だから日本のBBQは焼肉式に進化した。それ自体は自然なことです。ただ、そのせいで「バーベキュー=準備が大変なわりに、いつも同じ味」という印象を持っている人が多いのも事実で、それはもったいないなと思うのです。網の上の世界は、カルビの向こうにもっと広がっています。
今日から使える、たったひとつの技術
本場の考え方から、家庭やレジャーにそのまま持ち帰れる技術をひとつだけ選ぶなら、これです。「直火ゾーン」と「間接火ゾーン」を作る。
- 炭は片側だけに置く。炭の真上が直火ゾーン(焼き目係)、炭のない側が間接ゾーン(火入れ係)

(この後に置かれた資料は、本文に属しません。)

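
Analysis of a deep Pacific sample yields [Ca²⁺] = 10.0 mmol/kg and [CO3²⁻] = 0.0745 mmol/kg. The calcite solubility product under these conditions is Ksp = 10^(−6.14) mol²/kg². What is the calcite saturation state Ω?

Ksp = 10^(−6.14) = 7.244×10^-7
Ω = [Ca²⁺][CO3²⁻]/Ksp = (10.0×10^-3)(0.0745×10^-3) / 7.244×10^-7 = 1.03

Ω = 1.03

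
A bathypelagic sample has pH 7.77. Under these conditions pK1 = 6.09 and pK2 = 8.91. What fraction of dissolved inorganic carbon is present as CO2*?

α₀ = 1 / (1 + K1/[H⁺] + K1K2/[H⁺]²) = 1 / (1 + 10^+1.68 + 10^+0.54)
   = 1 / (1 + 47.863 + 3.4674) = 1/52.330 = 0.01911

α₀ = 0.0191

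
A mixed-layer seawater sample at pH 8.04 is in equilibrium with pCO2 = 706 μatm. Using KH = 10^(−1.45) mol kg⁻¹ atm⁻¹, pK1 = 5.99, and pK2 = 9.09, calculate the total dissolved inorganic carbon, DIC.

[CO2*] = KH · pCO2 = 10^(−1.45) × 706×10^-6 = 2.505×10^-5 mol/kg
α₀ = 1/(1 + K1/[H⁺] + K1K2/[H⁺]²) = 1/(1 + 10^+2.05 + 10^+1.00) = 0.008117
DIC = [CO2*]/α₀ = 2.505×10^-5 / 0.008117 = 3.09 mmol/kg

DIC = 3.09 mmol/kg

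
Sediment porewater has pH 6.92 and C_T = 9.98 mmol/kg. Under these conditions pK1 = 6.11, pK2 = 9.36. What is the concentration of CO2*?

[CO2*] = 1.33 mmol/kg

α₀ = 1 / (1 + K1/[H⁺] + K1K2/[H⁺]²) = 1 / (1 + 10^+0.81 + 10^-1.63)
   = 1 / (1 + 6.4565 + 0.023442) = 1/7.4800 = 0.1337
[CO2*] = α₀ × DIC = 0.1337 × 9.98 = 1.33 mmol/kg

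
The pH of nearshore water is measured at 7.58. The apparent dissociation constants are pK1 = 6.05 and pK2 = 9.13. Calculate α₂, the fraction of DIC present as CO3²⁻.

α₂ = 1 / (1 + [H⁺]/K2 + [H⁺]²/(K1K2)) = 1 / (1 + 10^+1.55 + 10^+0.02)
   = 1 / (1 + 35.481 + 1.0471) = 1/37.528 = 0.02665

α₂ = 0.0266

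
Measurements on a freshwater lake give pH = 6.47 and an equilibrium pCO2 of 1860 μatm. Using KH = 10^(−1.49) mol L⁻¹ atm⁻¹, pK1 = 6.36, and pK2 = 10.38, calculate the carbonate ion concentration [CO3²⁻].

[CO3²⁻] = 0.00954 μmol/L

[CO2*] = KH · pCO2 = 10^(−1.49) × 1860×10^-6 = 6.019×10^-5 mol/L
α₀ = 1/(1 + K1/[H⁺] + K1K2/[H⁺]²) = 1/(1 + 10^+0.11 + 10^-3.80) = 0.4370
DIC = [CO2*]/α₀ = 6.019×10^-5 / 0.4370 = 0.1377 mmol/L
[CO3²⁻] = α₂·DIC; α₂ = 6.926×10^-5, so [CO3²⁻] = 6.926×10^-5 × 0.1377 = 9.54×10^-6 mmol/L = 0.00954 μmol/L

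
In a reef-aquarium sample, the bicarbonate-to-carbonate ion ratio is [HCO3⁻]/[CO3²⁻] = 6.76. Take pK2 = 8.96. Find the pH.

From K2 = [H⁺][CO3²⁻]/[HCO3⁻]:  pH = pK2 − log₁₀([HCO3⁻]/[CO3²⁻])
log₁₀(6.76) = +0.830
pH = 8.96 − (+0.830) = 8.13

pH = 8.13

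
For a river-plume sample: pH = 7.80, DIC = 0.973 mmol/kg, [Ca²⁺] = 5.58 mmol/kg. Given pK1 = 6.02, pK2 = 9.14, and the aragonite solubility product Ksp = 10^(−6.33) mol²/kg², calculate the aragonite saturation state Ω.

Ω = 0.499

α₂ = 1 / (1 + [H⁺]/K2 + [H⁺]²/(K1K2)) = 1 / (1 + 10^+1.34 + 10^-0.44)
   = 1 / (1 + 21.878 + 0.36308) = 1/23.241 = 0.04303
[CO3²⁻] = α₂ × DIC = 0.04303 × 0.973 = 0.04187 mmol/kg
Ksp = 10^(−6.33) = 4.677×10^-7
Ω = [Ca²⁺][CO3²⁻]/Ksp = (5.58×10^-3)(4.187×10^-5) / 4.677×10^-7 = 0.499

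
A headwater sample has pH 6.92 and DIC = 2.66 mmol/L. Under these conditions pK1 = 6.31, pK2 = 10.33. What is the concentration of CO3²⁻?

[CO3²⁻] = 0.831 μmol/L

α₂ = 1 / (1 + [H⁺]/K2 + [H⁺]²/(K1K2)) = 1 / (1 + 10^+3.41 + 10^+2.80)
   = 1 / (1 + 2570.4 + 630.96) = 1/3202.4 = 0.0003123
[CO3²⁻] = α₂ × DIC = 0.0003123 × 2.66 = 0.000831 mmol/L = 0.831 μmol/L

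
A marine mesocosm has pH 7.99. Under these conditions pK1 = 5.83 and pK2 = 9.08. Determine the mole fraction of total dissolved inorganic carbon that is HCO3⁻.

α₁ = 1 / (1 + [H⁺]/K1 + K2/[H⁺]) = 1 / (1 + 10^-2.16 + 10^-1.09)
   = 1 / (1 + 0.0069183 + 0.081283) = 1/1.0882 = 0.9189

α₁ = 0.919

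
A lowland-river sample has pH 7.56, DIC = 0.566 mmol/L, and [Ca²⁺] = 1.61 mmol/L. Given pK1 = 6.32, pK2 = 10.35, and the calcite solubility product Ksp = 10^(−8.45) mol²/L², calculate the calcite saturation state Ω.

Ω = 0.393

α₂ = 1 / (1 + [H⁺]/K2 + [H⁺]²/(K1K2)) = 1 / (1 + 10^+2.79 + 10^+1.55)
   = 1 / (1 + 616.60 + 35.481) = 1/653.08 = 0.001531
[CO3²⁻] = α₂ × DIC = 0.001531 × 0.566 = 0.0008667 mmol/L = 0.8667 μmol/L
Ksp = 10^(−8.45) = 3.548×10^-9
Ω = [Ca²⁺][CO3²⁻]/Ksp = (1.61×10^-3)(8.667×10^-7) / 3.548×10^-9 = 0.393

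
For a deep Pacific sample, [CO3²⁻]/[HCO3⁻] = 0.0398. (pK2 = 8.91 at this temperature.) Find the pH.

From K2 = [H⁺][CO3²⁻]/[HCO3⁻]:  pH = pK2 + log₁₀([CO3²⁻]/[HCO3⁻])
log₁₀(0.0398) = -1.400
pH = 8.91 + (-1.400) = 7.51

pH = 7.51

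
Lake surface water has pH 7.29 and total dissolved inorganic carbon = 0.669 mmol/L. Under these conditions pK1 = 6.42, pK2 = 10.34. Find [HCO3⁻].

[HCO3⁻] = 0.589 mmol/L

α₁ = 1 / (1 + [H⁺]/K1 + K2/[H⁺]) = 1 / (1 + 10^-0.87 + 10^-3.05)
   = 1 / (1 + 0.13490 + 0.00089125) = 1/1.1358 = 0.8804
[HCO3⁻] = α₁ × DIC = 0.8804 × 0.669 = 0.589 mmol/L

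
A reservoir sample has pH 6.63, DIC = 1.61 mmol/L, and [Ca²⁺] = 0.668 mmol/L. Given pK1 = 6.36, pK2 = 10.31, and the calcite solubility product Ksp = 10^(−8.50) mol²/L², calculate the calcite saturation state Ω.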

- 厚い肉やチキンは、まず直火で両面に焼き目を付け、間接ゾーンに移して蓋をして待つ
- 脂が落ちて炎が上がったら、慌てず間接ゾーンに避難させる
「外は黒焦げ、中は生」という定番の失敗は、全面に炭を敷いた強火の一本勝負が原因です。ゾーンを分けるだけで、焼き手は炎と戦う人から、火を使い分ける人に変わります。
旅先こそ、本物のBBQに近づける場所
ここまで読んで「面白そうだけど、家でやるのはハードルが高い」と感じた方。その通りだと思います。蓋つきグリルの購入、炭の管理、ご近所への煙の気配り——日常のなかで始めるには、少し腰が重い。
でも旅先なら話は別です。時間はたっぷりあり、煙を気にする隣人はおらず、道具は用意されている。バーベキューという料理を初めて体験する場所として、旅は最適なんです。私たちの与論島の宿では、5〜6時間のロー&スローそのままではなく、その美味しさのエッセンスを2〜3時間に組み直した「YORON BBQ(ヨロンバーベキュー)」をやっています。丸鶏や塊肉、杉板のサーモンが、蓋の下でどう変わっていくか。火の番をしながら、ぜひ一度体験してみてください。
詳しくは YORON BBQとは? の記事にまとめています。
よくある質問(FAQ)
焼肉式のBBQは「間違い」なんですか?
まったく間違いではありません。英語圏でもグリリングは大人気の立派な調理法です。この記事の趣旨は優劣ではなく、「barbecueという別の料理も存在していて、それを知ると外ごはんの幅が広がる」というご紹介です。
スモークリングが出れば美味しい証拠ですか?
スモークリングは低温の煙で長時間調理した証で、風味の目安にはなりますが、輪の濃さと味は必ずしも比例しません。本場でも「リングは見た目、勝負はしっとり感」と言われます。
与論島で本場式のロー&スローは体験できますか?
通常は2〜3時間のYORON BBQをご提供していますが、長時間の本格スモークにご興味があれば宿までご相談ください。季節と時間帯によってはご一緒できる場合があります。
初心者がまず覚えるべきことは?
炭を片側に寄せて直火ゾーンと間接ゾーンを作ること、そして可能なら蓋を使うこと。この2つだけで失敗の大半は防げます。